Si les États-Unis font aujourd’hui figure de « boussole des marchés mondiaux », cette situation pourrait ne plus durer très longtemps, estime l’économiste français Jean-Paul Betbèze.

Dans une récente tribune publiée dans le quotidien Le Monde, cet ancien chef économiste et directeur des études économiques du Crédit Lyonnais et membre du cabinet Deloitte France relève en effet que « dans le monde inquiet et confus qui est le nôtre, entre Donald Trump, la Chine, l’Italie, l’Iran et le reste, il suffit pour un investisseur de regarder ce qui se passe aux États-Unis pour savoir ce qui va se passer en Bourse ».

Toutefois, ajoute-t-il, « les choses pourraient changer », notamment parce que la première puissance économique mondiale « entre actuellement dans un territoire compliqué, celui de la prolongation de son cycle économique », et aussi parce que la Banque centrale européenne (BCE) cessera prochainement de mener « une politique monétaire ultra accommodante qui consiste à acheter des bons du trésor ».

Une rôle plus réduit

D’un côté, explique Jean-Paul Betbèze, les États-Unis clament haut et fort à l’intention des intervenants sur les marchés d’actions qu’« une croissance potentielle plus forte est toujours possible, et donc que des profits plus hauts sont atteignables », tant chez eux que partout ailleurs dans le monde.

De même, la remontée progressive des taux courts à laquelle on assiste depuis l’an dernier chez nos voisins du Sud ne fera sans doute « pas trop » monter les taux longs. Résultat, dans ce domaine également, les États-Unis « font figure de modèle » puisque le « guidage » des marchés internationaux par la Réserve fédérale existe au moins depuis l’époque où Ben Bernanke a dirigé la Fed, c’est-à-dire entre 2006 et 2014.

Mais cette situation ne durera pas, estime l’économiste français. Notamment parce que la politique monétaire américaine va « nécessairement » devoir changer. En effet, les derniers chiffres d’inflation de l’autre côté de la frontière sont « inquiétants », avec une hausse du coût salarial unitaire de 2,9 %. Un phénomène qui pourrait contraindre la banque centrale américaine à « vendre davantage de bons du trésor », et ce « au moment même où la politique de Donald Trump creuse le déficit budgétaire ».
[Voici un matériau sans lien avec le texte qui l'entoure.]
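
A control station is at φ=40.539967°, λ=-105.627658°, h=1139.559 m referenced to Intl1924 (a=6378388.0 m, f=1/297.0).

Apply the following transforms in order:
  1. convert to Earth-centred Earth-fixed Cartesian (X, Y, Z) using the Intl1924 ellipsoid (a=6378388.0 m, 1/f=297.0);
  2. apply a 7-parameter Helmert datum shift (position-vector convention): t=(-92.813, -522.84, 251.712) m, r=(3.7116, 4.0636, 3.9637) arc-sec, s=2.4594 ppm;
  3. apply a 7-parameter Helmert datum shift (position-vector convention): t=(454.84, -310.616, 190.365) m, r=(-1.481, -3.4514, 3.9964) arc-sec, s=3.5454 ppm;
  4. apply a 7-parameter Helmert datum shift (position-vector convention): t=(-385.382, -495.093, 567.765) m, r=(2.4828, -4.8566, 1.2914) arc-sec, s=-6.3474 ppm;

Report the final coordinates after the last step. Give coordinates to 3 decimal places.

X=-1307771.087 m, Y=-4677039.633 m, Z=4125418.570 m

start: φ=40.539967°, λ=-105.627658°, h=1139.559 m
→ ECEF (a=6378388.000, f=1/297.0): X=-1307873.0212, Y=-4675559.7791, Z=4124543.8901
→ Helmert 7p (PV): X=-1307797.9450, Y=-4676193.4697, Z=4124747.3784
→ Helmert 7p (PV): X=-1307326.1587, Y=-4676516.3873, Z=4124964.0597
→ Helmert 7p (PV): X=-1307771.0872, Y=-4677039.6332, Z=4125418.5698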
De même, « la remontée des taux longs pour cause de tensions inflationnistes et de réduction du portefeuille de la Fed, ajoutée à la remontée de la volatilité pour cause d’incertitudes politiques » vont rendre le rôle de boussole de la Fed « moins efficace » qu’auparavant, explique Jean-Paul Betbèze. Celui-ci rappelle d’ailleurs que l’actuel patron de la banque centrale, Jerome Powell, a récemment admis que l’institution jouerait désormais un rôle « significativement plus réduit » qu’au cours de la décennie écoulée.

Les marchés américains ne sons pas prêts

Dans un tel contexte, poursuit Jean-Paul Betbèze, il est probable que les taux courts remonteront à 3 % « vers la fin de 2019 », tandis que l’emprunt à 10 ans du Trésor américain pourrait passer de 3 % à 3,5 % au moins durant ce même laps de temps. Un scénario auquel les marchés américains « ne sont clairement pas prêts », affirme l’économiste.

Si ce dernier juge que les États-Unis « vont bien », il tempère ce propos en insistant sur le fait que la politique économique et financière de l’actuelle administration républicaine « cumule les risques, en repoussant les limites de la surchauffe, au moment même où la politique interne et externe [américaine] est de moins en moins claire, au-delà du bonus fiscal accordé aux entreprises qu’a tant aimé la Bourse ».

« Tout ceci annonce une remontée des taux longs, au moment même où l’Europe est politiquement secouée, en particulier l’Italie et la Grèce, les deux pays les plus endettés. Moralité : savoir où va la croissance américaine est moins simple qu’avant, et savoir où vont les taux moins encore : la boussole des marchés devient plus compliquée. Il ne peut plus suffire de suivre les États-Unis, qui vont eux-mêmes devoir innover », conclut Jean-Paul Betbèze.